Patching these two changes into the underlying graphics library shaves around 25% off the time to flush to the display. It also means that you can’t just load my code and run it against the vanilla libraries but the tweaks you need are absolutely minimal.

The results

That’s it, you’ve seen every single trick I used. Here’s a longer video that shows different segment counts, from quite coarse with a decent frame rate to very smooth but somewhat slow.

When I say “decent frame rate” I don’t mean “Peter Jackson thinks this looks good”. What I mean is that the display is refreshed often enough that when you move the joysticks you get feedback quickly enough that you can actually navigate without getting lost. If it takes 500ms to refresh it becomes almost impossible, or at least really frustrating, to zoom in on a detail; if it takes 150ms it’s not a problem. And with the final version you can do that even at 32 segments per curve. It’s not super pretty but fast enough that using the navigation is not a problem.
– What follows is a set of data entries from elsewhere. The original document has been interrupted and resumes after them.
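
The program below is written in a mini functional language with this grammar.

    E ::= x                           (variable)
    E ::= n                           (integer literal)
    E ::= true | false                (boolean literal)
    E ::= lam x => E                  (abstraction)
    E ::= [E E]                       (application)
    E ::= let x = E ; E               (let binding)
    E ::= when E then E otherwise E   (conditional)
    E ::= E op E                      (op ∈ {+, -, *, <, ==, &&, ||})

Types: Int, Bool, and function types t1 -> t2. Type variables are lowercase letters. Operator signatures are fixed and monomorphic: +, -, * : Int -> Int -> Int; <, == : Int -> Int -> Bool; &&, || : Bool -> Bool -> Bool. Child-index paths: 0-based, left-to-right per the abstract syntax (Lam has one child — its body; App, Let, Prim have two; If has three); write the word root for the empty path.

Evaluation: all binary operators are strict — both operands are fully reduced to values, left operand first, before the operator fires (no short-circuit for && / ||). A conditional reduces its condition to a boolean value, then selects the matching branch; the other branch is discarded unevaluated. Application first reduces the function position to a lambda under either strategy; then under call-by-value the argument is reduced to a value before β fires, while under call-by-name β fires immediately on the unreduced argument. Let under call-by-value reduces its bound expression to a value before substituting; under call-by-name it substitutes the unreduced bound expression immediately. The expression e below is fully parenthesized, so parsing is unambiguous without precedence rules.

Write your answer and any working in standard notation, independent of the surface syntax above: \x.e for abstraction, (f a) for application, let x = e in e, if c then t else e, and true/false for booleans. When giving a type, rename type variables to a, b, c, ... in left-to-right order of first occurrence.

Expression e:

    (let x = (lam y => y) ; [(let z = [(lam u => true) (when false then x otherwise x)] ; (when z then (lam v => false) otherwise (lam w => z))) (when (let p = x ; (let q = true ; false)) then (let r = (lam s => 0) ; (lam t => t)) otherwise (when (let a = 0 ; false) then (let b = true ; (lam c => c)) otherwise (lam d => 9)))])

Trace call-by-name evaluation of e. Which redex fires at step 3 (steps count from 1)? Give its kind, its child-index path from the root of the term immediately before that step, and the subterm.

Working:
step 0: (let x = (\y.y) in ((let z = ((\u.true) (if false then x else x)) in (if z then (\v.false) else (\w.z))) (if (let p = x in (let q = true in false)) then (let r = (\s.0) in (\t.t)) else (if (let a = 0 in false) then (let b = true in (\c.c)) else (\d.9)))))
step 1: [let@root] ((let z = ((\u.true) (if false then (\y.y) else (\y.y))) in (if z then (\v.false) else (\w.z))) (if (let p = (\y.y) in (let q = true in false)) then (let r = (\s.0) in (\t.t)) else (if (let a = 0 in false) then (let b = true in (\c.c)) else (\d.9))))
step 2: [let@0] ((if ((\u.true) (if false then (\y.y) else (\y.y))) then (\v.false) else (\w.((\u.true) (if false then (\y.y) else (\y.y))))) (if (let p = (\y.y) in (let q = true in false)) then (let r = (\s.0) in (\t.t)) else (if (let a = 0 in false) then (let b = true in (\c.c)) else (\d.9))))
step 3: [beta@0.0] ((if true then (\v.false) else (\w.((\u.true) (if false then (\y.y) else (\y.y))))) (if (let p = (\y.y) in (let q = true in false)) then (let r = (\s.0) in (\t.t)) else (if (let a = 0 in false) then (let b = true in (\c.c)) else (\d.9))))

Answer: beta at 0.0 : ((\u.true) (if false then (\y.y) else (\y.y)))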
If you were so inclined you could squeeze this even more especially if you get a parallel rather than a serial connection to the display to get the flush delay down. The reason I’m actually playing around with Bezier curves is for a different project with different components and those remaining improvements won’t help me for that. But with a parallel connection I do suspect you can get the frame rate as high as 20 FPS with this setup. I’ll leave that to someone else though.